Di tengah maraknya barang konsumsi yang berlebihan, gaya hidup minimal semakin menarik perhatian banyak orang. Konsep ini menekankan pentingnya memiliki hanya barang-barang yang benar-benar dibutuhkan dan memiliki makna dalam kehidupan.
Baca juga: Miliano Jonathans Resmi Menjadi Warga Negara Indonesia, Siap Perkuat Timnas
Gaya hidup minimal tidak hanya berpengaruh pada cara belanja, tetapi juga pada cara berpikir dan merasakan kehidupan. Banyak individu yang berusaha mengurangi kepemilikan untuk mencapai kebahagiaan dan ketenangan pikiran.
Pengertian Gaya Hidup Minimal
Gaya hidup minimal adalah filosofi yang mengajarkan individu untuk mengurangi jumlah barang yang dimiliki. Fokus dari gaya hidup ini adalah pada kualitas barang dan pengalaman, bukan kuantitas.

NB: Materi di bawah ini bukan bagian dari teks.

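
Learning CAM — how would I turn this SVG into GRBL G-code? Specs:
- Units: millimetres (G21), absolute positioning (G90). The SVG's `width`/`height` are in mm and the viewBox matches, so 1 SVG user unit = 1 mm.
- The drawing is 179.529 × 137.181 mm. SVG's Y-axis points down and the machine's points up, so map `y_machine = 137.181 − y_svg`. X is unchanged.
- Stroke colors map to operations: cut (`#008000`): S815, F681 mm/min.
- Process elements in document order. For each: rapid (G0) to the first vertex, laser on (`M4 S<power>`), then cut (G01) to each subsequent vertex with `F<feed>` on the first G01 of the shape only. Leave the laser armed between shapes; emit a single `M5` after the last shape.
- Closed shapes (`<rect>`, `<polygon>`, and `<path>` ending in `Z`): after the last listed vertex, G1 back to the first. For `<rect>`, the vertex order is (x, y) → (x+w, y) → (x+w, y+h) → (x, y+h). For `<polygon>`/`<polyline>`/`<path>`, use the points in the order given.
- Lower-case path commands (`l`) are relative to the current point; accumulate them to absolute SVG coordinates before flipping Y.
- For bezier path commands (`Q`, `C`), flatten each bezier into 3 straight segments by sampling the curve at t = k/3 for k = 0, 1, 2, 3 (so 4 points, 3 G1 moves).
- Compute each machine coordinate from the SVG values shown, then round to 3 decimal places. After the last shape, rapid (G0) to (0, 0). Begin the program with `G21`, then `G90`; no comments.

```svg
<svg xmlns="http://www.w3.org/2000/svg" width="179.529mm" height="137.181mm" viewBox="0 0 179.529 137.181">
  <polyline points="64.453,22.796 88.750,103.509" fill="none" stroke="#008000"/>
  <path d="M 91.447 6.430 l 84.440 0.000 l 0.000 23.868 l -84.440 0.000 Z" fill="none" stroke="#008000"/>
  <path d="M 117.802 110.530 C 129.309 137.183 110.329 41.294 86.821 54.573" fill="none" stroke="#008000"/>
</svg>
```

G21
G90
G0 X64.453 Y114.385
M4 S815
G01 X88.750 Y33.672 F681
G0 X91.447 Y130.751
M4 S815
G01 X175.887 Y130.751 F681
G01 X175.887 Y106.883
G01 X91.447 Y106.883
G01 X91.447 Y130.751
G0 X117.802 Y26.651
M4 S815
G01 X120.108 Y32.263 F681
G01 X107.858 Y68.080
G01 X86.821 Y82.608
M5
G0 X0.000 Y0.000

Since the viewBox matches the mm dimensions, user units are millimetres directly. The only transform is the Y-flip y_m = 137.181 − y_svg.

Shape 1 is a line segment drawn with `<polyline>`. Its stroke #008000 means cut at S815, F681. After flipping Y the toolpath is (64.453,114.385) → (88.750,33.672).

Shape 2 is a rectangle drawn with `<path>`. Its stroke #008000 means cut at S815, F681. After flipping Y the toolpath is (91.447,130.751) → (175.887,130.751) → (175.887,106.883) → (91.447,106.883) → (91.447,130.751), returning to the start.

Shape 3 is a cubic bezier drawn with `<path>`. Its stroke #008000 means cut at S815, F681. After flipping Y the toolpath is (117.802,26.651) → (120.108,32.263) → (107.858,68.080) → (86.821,82.608).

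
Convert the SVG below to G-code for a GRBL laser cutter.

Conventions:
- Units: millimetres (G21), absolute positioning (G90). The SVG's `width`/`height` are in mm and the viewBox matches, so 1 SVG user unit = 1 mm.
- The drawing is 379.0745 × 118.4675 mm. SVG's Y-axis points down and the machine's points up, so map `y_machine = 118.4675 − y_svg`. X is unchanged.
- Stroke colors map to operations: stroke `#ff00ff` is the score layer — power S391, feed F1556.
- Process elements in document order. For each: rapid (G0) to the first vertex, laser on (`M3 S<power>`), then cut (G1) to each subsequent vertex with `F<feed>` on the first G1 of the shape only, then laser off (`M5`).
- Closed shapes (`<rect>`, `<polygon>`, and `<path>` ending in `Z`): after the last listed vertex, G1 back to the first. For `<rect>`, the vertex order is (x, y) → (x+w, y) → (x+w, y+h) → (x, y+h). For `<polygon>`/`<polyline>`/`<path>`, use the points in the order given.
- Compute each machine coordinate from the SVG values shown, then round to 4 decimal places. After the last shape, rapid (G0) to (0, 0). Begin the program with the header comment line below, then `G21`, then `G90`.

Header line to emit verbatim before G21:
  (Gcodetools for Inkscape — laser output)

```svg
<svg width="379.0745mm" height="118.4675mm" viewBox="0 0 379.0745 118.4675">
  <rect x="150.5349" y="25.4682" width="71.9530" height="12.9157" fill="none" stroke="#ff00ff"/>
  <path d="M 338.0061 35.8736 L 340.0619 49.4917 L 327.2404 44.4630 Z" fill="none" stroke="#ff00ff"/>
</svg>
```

(Gcodetools for Inkscape — laser output)
G21
G90
G0 X150.5349 Y92.9993
M3 S391
G1 X222.4879 Y92.9993 F1556
G1 X222.4879 Y80.0836
G1 X150.5349 Y80.0836
G1 X150.5349 Y92.9993
M5
G0 X338.0061 Y82.5939
M3 S391
G1 X340.0619 Y68.9758 F1556
G1 X327.2404 Y74.0045
G1 X338.0061 Y82.5939
M5
G0 X0.0000 Y0.0000

Since the viewBox matches the mm dimensions, user units are millimetres directly. The only transform is the Y-flip y_m = 118.4675 − y_svg.

Shape 1 is a rectangle drawn with `<rect>`. Its stroke #ff00ff means score at S391, F1556. After flipping Y the toolpath is (150.5349,92.9993) → (222.4879,92.9993) → (222.4879,80.0836) → (150.5349,80.0836) → (150.5349,92.9993), returning to the start.

Shape 2 is a regular polygon drawn with `<path>`. Its stroke #ff00ff means score at S391, F1556. After flipping Y the toolpath is (338.0061,82.5939) → (340.0619,68.9758) → (327.2404,74.0045) → (338.0061,82.5939), returning to the start.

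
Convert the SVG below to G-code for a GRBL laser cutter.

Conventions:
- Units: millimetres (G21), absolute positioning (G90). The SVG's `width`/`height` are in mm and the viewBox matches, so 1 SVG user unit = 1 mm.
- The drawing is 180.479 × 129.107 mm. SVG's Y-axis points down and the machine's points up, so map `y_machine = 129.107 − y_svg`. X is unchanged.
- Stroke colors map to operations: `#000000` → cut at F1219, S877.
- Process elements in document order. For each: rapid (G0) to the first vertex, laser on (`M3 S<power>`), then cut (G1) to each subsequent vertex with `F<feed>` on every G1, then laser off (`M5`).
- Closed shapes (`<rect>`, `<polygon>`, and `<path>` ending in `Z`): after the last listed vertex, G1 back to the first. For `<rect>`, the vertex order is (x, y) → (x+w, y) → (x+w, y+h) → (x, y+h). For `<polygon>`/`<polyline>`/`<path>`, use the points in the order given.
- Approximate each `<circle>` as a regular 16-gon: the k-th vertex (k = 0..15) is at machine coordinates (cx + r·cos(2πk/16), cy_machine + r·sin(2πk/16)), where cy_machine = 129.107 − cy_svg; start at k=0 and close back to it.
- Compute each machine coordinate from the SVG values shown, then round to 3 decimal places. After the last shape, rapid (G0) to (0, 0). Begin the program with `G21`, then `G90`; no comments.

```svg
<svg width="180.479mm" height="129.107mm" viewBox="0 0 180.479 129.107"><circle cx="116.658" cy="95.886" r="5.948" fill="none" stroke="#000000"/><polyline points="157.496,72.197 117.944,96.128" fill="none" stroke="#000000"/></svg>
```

Since the viewBox matches the mm dimensions, user units are millimetres directly. The only transform is the Y-flip y_m = 129.107 − y_svg.

Shape 1 is a circle drawn with `<circle>`. Its stroke #000000 means cut at S877, F1219. After flipping Y the toolpath is (122.606,33.221) → (122.153,35.497) → (120.864,37.427) → (118.934,38.716) → (116.658,39.169) → (114.382,38.716) → (112.452,37.427) → (111.163,35.497) → (110.710,33.221) → (111.163,30.945) → (112.452,29.015) → (114.382,27.726) → (116.658,27.273) → (118.934,27.726) → (120.864,29.015) → (122.153,30.945) → (122.606,33.221), returning to the start.

Shape 2 is a line segment drawn with `<polyline>`. Its stroke #000000 means cut at S877, F1219. After flipping Y the toolpath is (157.496,56.910) → (117.944,32.979).

G21
G90
G0 X122.606 Y33.221
M3 S877
G1 X122.153 Y35.497 F1219
G1 X120.864 Y37.427 F1219
G1 X118.934 Y38.716 F1219
G1 X116.658 Y39.169 F1219
G1 X114.382 Y38.716 F1219
G1 X112.452 Y37.427 F1219
G1 X111.163 Y35.497 F1219
G1 X110.710 Y33.221 F1219
G1 X111.163 Y30.945 F1219
G1 X112.452 Y29.015 F1219
G1 X114.382 Y27.726 F1219
G1 X116.658 Y27.273 F1219
G1 X118.934 Y27.726 F1219
G1 X120.864 Y29.015 F1219
G1 X122.153 Y30.945 F1219
G1 X122.606 Y33.221 F1219
M5
G0 X157.496 Y56.910
M3 S877
G1 X117.944 Y32.979 F1219
M5
G0 X0.000 Y0.000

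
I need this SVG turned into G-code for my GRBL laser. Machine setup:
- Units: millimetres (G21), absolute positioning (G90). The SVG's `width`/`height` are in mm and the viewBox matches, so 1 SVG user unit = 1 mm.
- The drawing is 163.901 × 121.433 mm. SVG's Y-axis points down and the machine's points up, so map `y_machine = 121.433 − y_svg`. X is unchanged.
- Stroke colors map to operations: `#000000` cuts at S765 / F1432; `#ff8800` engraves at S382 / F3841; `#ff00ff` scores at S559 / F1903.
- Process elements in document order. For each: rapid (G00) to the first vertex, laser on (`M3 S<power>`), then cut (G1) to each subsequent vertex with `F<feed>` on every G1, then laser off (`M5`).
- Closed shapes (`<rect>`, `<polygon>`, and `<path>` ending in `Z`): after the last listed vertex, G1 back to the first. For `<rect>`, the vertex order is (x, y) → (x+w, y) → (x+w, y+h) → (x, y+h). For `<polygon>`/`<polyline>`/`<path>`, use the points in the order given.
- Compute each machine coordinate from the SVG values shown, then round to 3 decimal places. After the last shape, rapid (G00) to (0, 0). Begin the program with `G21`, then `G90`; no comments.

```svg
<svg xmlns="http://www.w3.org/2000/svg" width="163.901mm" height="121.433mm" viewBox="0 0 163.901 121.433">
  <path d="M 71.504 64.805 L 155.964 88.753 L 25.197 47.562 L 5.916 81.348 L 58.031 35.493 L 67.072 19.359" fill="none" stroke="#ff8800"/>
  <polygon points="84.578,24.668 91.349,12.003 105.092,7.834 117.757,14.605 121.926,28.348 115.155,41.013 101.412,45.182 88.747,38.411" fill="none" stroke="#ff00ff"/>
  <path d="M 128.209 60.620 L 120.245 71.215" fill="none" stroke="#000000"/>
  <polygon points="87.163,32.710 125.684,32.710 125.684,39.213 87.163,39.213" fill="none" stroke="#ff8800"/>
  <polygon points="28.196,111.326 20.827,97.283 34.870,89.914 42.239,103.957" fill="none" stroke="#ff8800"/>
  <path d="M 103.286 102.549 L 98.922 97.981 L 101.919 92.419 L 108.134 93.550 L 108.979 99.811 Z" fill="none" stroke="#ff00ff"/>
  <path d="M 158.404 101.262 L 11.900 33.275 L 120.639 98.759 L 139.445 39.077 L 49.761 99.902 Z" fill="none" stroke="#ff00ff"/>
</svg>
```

viewBox `0 0 163.901 121.433` with mm width/height → 1 unit = 1 mm. Flip: y_m = 121.433 − y_svg.

**Shape 1** — `<path>` open polyline, stroke `#ff8800` → engrave (S382, F3841). Machine vertices: (71.504,56.628) → (155.964,32.680) → (25.197,73.871) → (5.916,40.085) → (58.031,85.940) → (67.072,102.074). Open path.

**Shape 2** — `<polygon>` regular polygon, stroke `#ff00ff` → score (S559, F1903). Machine vertices: (84.578,96.765) → (91.349,109.430) → (105.092,113.599) → (117.757,106.828) → (121.926,93.085) → (115.155,80.420) → (101.412,76.251) → (88.747,83.022) → (84.578,96.765). Closed: final G1 returns to the first vertex.

**Shape 3** — `<path>` line segment, stroke `#000000` → cut (S765, F1432). Machine vertices: (128.209,60.813) → (120.245,50.218). Open path.

**Shape 4** — `<polygon>` rectangle, stroke `#ff8800` → engrave (S382, F3841). Machine vertices: (87.163,88.723) → (125.684,88.723) → (125.684,82.220) → (87.163,82.220) → (87.163,88.723). Closed: final G1 returns to the first vertex.

**Shape 5** — `<polygon>` regular polygon, stroke `#ff8800` → engrave (S382, F3841). Machine vertices: (28.196,10.107) → (20.827,24.150) → (34.870,31.519) → (42.239,17.476) → (28.196,10.107). Closed: final G1 returns to the first vertex.

**Shape 6** — `<path>` regular polygon, stroke `#ff00ff` → score (S559, F1903). Machine vertices: (103.286,18.884) → (98.922,23.452) → (101.919,29.014) → (108.134,27.883) → (108.979,21.622) → (103.286,18.884). Closed: final G1 returns to the first vertex.

**Shape 7** — `<path>` closed polygon, stroke `#ff00ff` → score (S559, F1903). Machine vertices: (158.404,20.171) → (11.900,88.158) → (120.639,22.674) → (139.445,82.356) → (49.761,21.531) → (158.404,20.171). Closed: final G1 returns to the first vertex.

G21
G90
G00 X71.504 Y56.628
M3 S382
G1 X155.964 Y32.680 F3841
G1 X25.197 Y73.871 F3841
G1 X5.916 Y40.085 F3841
G1 X58.031 Y85.940 F3841
G1 X67.072 Y102.074 F3841
M5
G00 X84.578 Y96.765
M3 S559
G1 X91.349 Y109.430 F1903
G1 X105.092 Y113.599 F1903
G1 X117.757 Y106.828 F1903
G1 X121.926 Y93.085 F1903
G1 X115.155 Y80.420 F1903
G1 X101.412 Y76.251 F1903
G1 X88.747 Y83.022 F1903
G1 X84.578 Y96.765 F1903
M5
G00 X128.209 Y60.813
M3 S765
G1 X120.245 Y50.218 F1432
M5
G00 X87.163 Y88.723
M3 S382
G1 X125.684 Y88.723 F3841
G1 X125.684 Y82.220 F3841
G1 X87.163 Y82.220 F3841
G1 X87.163 Y88.723 F3841
M5
G00 X28.196 Y10.107
M3 S382
G1 X20.827 Y24.150 F3841
G1 X34.870 Y31.519 F3841
G1 X42.239 Y17.476 F3841
G1 X28.196 Y10.107 F3841
M5
G00 X103.286 Y18.884
M3 S559
G1 X98.922 Y23.452 F1903
G1 X101.919 Y29.014 F1903
G1 X108.134 Y27.883 F1903
G1 X108.979 Y21.622 F1903
G1 X103.286 Y18.884 F1903
M5
G00 X158.404 Y20.171
M3 S559
G1 X11.900 Y88.158 F1903
G1 X120.639 Y22.674 F1903
G1 X139.445 Y82.356 F1903
G1 X49.761 Y21.531 F1903
G1 X158.404 Y20.171 F1903
M5
G00 X0.000 Y0.000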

Dalam konteks sehari-hari, gaya hidup minimal dapat terlihat dari pemilihan barang yang dikonsumsi, prioritas dalam belanja, dan cara individu menjalani rutinitas. Hal ini mencerminkan kesederhanaan dan efek positif dari pengurangan kepemilikan barang.
Menurut Marie Kondo, seorang ahli dalam organisasi rumah, gaya hidup minimal tidak berarti hidup miskin atau tanpa barang. Sebaliknya, hal ini mendorong orang untuk mencintai dan menghargai setiap barang yang dimiliki.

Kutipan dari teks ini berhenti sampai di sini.